Thursday, December 2, 2010

Whenever the topic of conversation arises, I like to refer to it in grand terms, portraying it as an almost sentient being, a living entity that charts its own course and confounds my tendency to plan things. It ebbs and flows to its own secret music, and efforts to guide it will more than likely grate, resulting in an exchange that’s unpleasant or, even worse, plainly manufactured. But on a good day, left to its own devices, conversation wends where it pleases, resonates at a frequency agreeable to all parties, and turns into a quantity you didn’t know you needed.

This was a rich week, where I heard from Boo Bear, the Professor, and the Chief within days of each other. The exchanges varied in length and nature, but I appreciated them all. I was reminded of how I’m a genuinely terrible correspondent. I state this as fact, with minimal shame attached, and I decided to turn a pseudo-scientific eye toward the evidence. You know how I favor traditional channels of communication over the Book of Faces, which means I’m vested in e-mail, paper-based missives, telephone calls, and flare guns, in the absence of electricity or postage.

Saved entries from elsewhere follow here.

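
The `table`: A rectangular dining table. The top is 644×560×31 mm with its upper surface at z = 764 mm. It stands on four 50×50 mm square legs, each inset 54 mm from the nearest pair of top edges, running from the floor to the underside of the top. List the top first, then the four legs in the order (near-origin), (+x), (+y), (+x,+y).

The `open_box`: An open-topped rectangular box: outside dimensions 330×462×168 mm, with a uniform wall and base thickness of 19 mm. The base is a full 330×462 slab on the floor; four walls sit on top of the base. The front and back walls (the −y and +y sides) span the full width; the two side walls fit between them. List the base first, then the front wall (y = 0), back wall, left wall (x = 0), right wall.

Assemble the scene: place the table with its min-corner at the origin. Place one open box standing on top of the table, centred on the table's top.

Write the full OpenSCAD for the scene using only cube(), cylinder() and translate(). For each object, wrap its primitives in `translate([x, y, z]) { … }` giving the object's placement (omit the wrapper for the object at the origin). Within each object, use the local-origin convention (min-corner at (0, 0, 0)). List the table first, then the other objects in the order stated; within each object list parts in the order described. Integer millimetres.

translate([0, 0, 733]) cube([644, 560, 31]);
translate([54, 54, 0]) cube([50, 50, 733]);
translate([540, 54, 0]) cube([50, 50, 733]);
translate([54, 456, 0]) cube([50, 50, 733]);
translate([540, 456, 0]) cube([50, 50, 733]);
translate([157, 49, 764]) {
  cube([330, 462, 19]);
  translate([0, 0, 19]) cube([330, 19, 149]);
  translate([0, 443, 19]) cube([330, 19, 149]);
  translate([0, 19, 19]) cube([19, 424, 149]);
  translate([311, 19, 19]) cube([19, 424, 149]);
}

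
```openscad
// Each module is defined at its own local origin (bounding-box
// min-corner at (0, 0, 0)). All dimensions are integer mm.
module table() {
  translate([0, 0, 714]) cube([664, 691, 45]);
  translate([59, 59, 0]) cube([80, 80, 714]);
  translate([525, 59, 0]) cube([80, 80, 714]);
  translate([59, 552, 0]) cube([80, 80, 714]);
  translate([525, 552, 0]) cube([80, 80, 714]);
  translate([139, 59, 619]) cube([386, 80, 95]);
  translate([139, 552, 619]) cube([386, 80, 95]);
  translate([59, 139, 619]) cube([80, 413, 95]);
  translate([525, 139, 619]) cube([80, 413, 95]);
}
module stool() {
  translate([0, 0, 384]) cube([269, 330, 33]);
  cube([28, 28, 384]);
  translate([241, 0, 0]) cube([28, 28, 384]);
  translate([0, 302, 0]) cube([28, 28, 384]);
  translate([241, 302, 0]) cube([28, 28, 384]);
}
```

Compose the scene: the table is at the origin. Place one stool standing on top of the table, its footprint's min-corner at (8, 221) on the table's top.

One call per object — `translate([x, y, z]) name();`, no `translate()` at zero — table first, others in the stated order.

table();
translate([8, 221, 759]) stool();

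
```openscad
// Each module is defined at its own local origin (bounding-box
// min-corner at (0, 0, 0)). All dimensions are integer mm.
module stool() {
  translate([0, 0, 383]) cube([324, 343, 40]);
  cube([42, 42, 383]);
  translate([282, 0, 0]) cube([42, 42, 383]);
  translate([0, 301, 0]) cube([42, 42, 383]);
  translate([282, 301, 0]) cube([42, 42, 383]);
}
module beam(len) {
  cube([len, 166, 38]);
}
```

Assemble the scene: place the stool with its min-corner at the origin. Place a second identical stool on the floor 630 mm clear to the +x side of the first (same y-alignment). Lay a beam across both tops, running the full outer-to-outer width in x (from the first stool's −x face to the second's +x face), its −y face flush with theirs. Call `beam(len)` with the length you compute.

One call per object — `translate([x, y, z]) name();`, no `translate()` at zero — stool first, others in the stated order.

stool();
translate([954, 0, 0]) stool();
translate([0, 0, 423]) beam(1278);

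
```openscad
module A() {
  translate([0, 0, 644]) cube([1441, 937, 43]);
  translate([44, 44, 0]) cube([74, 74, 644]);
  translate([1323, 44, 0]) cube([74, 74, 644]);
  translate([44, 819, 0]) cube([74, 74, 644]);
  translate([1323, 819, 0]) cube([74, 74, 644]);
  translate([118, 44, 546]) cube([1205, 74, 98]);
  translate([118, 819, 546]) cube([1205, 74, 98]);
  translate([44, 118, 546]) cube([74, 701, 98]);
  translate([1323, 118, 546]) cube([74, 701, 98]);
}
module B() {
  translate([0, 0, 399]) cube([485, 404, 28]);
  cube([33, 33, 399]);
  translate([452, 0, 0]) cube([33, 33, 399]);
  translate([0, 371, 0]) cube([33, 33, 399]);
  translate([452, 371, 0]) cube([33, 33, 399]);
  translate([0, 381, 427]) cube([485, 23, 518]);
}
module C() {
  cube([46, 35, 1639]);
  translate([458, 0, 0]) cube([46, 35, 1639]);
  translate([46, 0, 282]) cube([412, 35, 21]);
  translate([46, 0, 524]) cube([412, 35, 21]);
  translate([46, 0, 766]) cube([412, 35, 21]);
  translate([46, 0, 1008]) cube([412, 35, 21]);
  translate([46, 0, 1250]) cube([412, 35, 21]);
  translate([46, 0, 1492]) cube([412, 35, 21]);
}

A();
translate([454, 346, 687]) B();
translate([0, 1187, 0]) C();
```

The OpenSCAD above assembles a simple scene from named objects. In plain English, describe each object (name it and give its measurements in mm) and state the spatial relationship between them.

A is a table with a 1441×937 mm rectangular top, 43 mm thick, top surface at z = 687 mm, supported by four 74×74 mm square legs, each inset 44 mm from the nearest pair of top edges, running from the floor. Four apron rails, 74 mm thick and 98 mm tall, run between adjacent legs with their top edges flush with the underside of the top and their outer faces flush with the legs' outer faces.

B is a chair. The seat is a 485×404×28 mm slab with its top at z = 427 mm, on four 33×33 mm corner legs (flush with the seat edges, standing on z = 0). A flat backrest 23 mm thick, 518 mm tall, spans the full seat width and rises from the seat top along its +y edge, rear face flush with the rear of the seat.

C is a straight ladder. Two 46×35 mm vertical rails, 1639 mm tall, stand 504 mm apart (outside-to-outside) with their front faces coplanar on the −y side. 6 rungs, each 35 mm deep and 21 mm tall, span between the inner faces of the rails, front faces flush with the rails. The lowest rung's underside is at z = 282 mm and rungs are spaced 242 mm apart (underside to underside).

The chair is on top of the table. The ladder is on the floor beside the table on its +y side.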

An impromptu audit of my outbox revealed, sure enough, that my e-mails were largely replies. I seldom initiate. On one hand, this is the very picture of sloth. Starting a conversation is, from a certain angle, the act of creating something out of nothing, and as such it calls for industry. Courage, even. At the same time, though, my communicative habits form a unique baseline, where I’m afforded a blank slate. I expect as much from you as I do from myself–which is to say nothing. This is why I find those occasional apologies about falling out of touch slightly bemusing. After all, I’m expending little to no effort to stay in contact, and that makes your initial e-mail all the more welcome. Indeed, I’m honored by it, and any communicative debts you thought you may have incurred are paid in full.

Not every conversation this week was engaging, naturally. One from today–a cold call–got downright annoying. The fellow was pleasant enough, and admittedly the deck was stacked against him. That’s because, like an interview or a business meeting, a cold call is usually an exchange that operates under the guise of a conversation, one in which nobody’s fooled. Against my better judgment, I picked up the phone for a blocked number and was promptly subjected to the talking points that are de rigueur for a sales call: Hey, I’m from so-and-so company and you guys are in Charlotte and, well, I happen to be from North Carolina originally, in a town about two hours from you, and would you like to spend money with us? I was rushing to something else, which accounted for a good portion of my impatience, but it was the geographical talk that exasperated the most. It’s, like, oh, you’re originally from the area? Then let’s be best friends, obviously, while you waste my time and I try not to sound like an asshole.